Il indique également qu'il a dû retrouver ses collègues pour leur dire pourquoi son compte avait disparu. Il a aussi contacté Slack pour savoir pourquoi son compte a été fermé, dit-il.

"Pour quiconque envisage de créer une équipe internationale avec Slack. Ne le faites pas, c'est tout. Cette pratique commerciale prédatrice est incroyable", ajoute Amir Omidi.

De même, Amir Abdi, doctorant à l'Université de Colombie-Britannique, déclare également que son compte a été fermé : "Slack ferme-t-il les comptes des personnes ethniquement associées à l'Iran? Et quelle est leur source d'information sur mon origine ethnique?", écrit Amir Abdi sur Twitter.

Il écrit aussi que c'est possiblement parce qu'il a déjà voyagé en Iran auparavant. Un autre utilisateur affirme qu'il s'était déjà rendu en Iran et que son compte a été fermé, et Slack répond que ses systèmes peuvent avoir détecté un compte avec une adresse IP provenant d'un pays sous embargo comme l'Iran.

De même, des utilisateurs qui vivent vraiment en Iran écrivent qu'ils n'ont pas été prévenus de la fermeture de leur compte.

Le Conseil national irano-américain a écrit une lettre à Slack pour lui demander de cesser de se conformer aux sanctions américaines contre l'Iran de façon si excessive et de mettre fin à la discrimination contre les ressortissants iraniens.

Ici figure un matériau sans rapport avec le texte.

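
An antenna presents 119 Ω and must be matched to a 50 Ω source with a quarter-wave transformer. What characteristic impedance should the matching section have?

Z_qwt ≈ 77.1 Ω

Z_qwt = √(Z_0·R_L) = √(50 × 119) = √5950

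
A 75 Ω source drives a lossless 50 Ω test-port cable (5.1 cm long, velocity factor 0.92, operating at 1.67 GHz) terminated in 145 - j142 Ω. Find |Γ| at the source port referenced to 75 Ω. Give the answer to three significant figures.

λ = v/f = 0.92·c / 1.67 GHz = 0.165 m
βl = 2π·l/λ = 2π × 0.309 = 111°
tan(βl) = -2.59
Z_in = Z_0·(Z_L + jZ_0·tanβl)/(Z_0 + jZ_L·tanβl) = 11.5 + j29.1 Ω
Γ_s = (Z_in − Z_s)/(Z_in + Z_s) = (-63.5 + j29.1)/(86.5 + j29.1), |Γ_s| = 0.765

|Γ| ≈ 0.765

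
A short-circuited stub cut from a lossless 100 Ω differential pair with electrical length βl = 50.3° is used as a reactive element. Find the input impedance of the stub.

Z_in ≈ +j120 Ω

tan(βl) = 1.2
For a short-circuited stub, Z_in = jZ_0·tan(βl)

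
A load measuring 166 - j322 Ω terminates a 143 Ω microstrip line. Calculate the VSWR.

Γ = (Z_L − Z_0)/(Z_L + Z_0) = (23 − j322)/(309 − j322)
|Γ| = 323/446 = 0.723
VSWR = (1 + |Γ|)/(1 − |Γ|) = 1.72/0.277

VSWR ≈ 6.23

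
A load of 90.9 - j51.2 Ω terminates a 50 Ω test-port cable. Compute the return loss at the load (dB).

RL ≈ 7.19 dB

Γ = (40.9 − j51.2)/(140.9 − j51.2), |Γ| = 0.437
RL = −20·log₁₀|Γ| = −20·log₁₀(0.437)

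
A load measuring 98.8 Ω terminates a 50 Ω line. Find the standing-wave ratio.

VSWR ≈ 1.98

For a purely resistive load, VSWR = R_L/Z_0 or Z_0/R_L (whichever > 1) = 98.8/50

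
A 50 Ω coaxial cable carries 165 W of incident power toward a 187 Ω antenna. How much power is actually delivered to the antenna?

P_delivered ≈ 110 W

Γ = (187 − 50)/(187 + 50) = 0.578
|Γ|² = 0.334
P_refl = |Γ|²·P_inc = 55.1 W, P_del = (1 − |Γ|²)·P_inc = 110 W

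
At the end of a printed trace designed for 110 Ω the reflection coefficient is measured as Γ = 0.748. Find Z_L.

Z_L ≈ 763 Ω

Z_L = Z_0·(1 + Γ)/(1 − Γ) = 110·(1.75)/(0.252)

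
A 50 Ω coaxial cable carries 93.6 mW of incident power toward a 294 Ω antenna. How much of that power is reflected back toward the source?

P_reflected ≈ 47.1 mW

Γ = (294 − 50)/(294 + 50) = 0.709
|Γ|² = 0.503
P_refl = |Γ|²·P_inc = 47.1 mW, P_del = (1 − |Γ|²)·P_inc = 46.5 mW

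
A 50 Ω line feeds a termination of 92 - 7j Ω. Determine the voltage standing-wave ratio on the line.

Γ = (Z_L − Z_0)/(Z_L + Z_0) = (42 − j7)/(142 − j7)
|Γ| = 42.6/142 = 0.299
VSWR = (1 + |Γ|)/(1 − |Γ|) = 1.3/0.701

VSWR ≈ 1.86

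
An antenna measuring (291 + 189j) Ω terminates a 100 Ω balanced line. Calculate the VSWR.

VSWR ≈ 4.25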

"Le fait que Slack bannisse au hasard et de manière injustifiée des ressortissants iraniens semble être un autre rappel de la façon dont nos sanctions à l'encontre de l'Iran sont désuètes et maladroites. Les Américains ne devraient pas se voir interdire l'accès à un outil qui ne devrait pas être interdit aux Iraniens en premier lieu", déclare Jamal Abdi, président du Conseil national irano-américain, dans un communiqué.

Slack, évalué pour la dernière fois à plus de 7 milliards de dollars lors d'une levée de fonds l'an dernier, prévoit une introduction en bourse en 2019.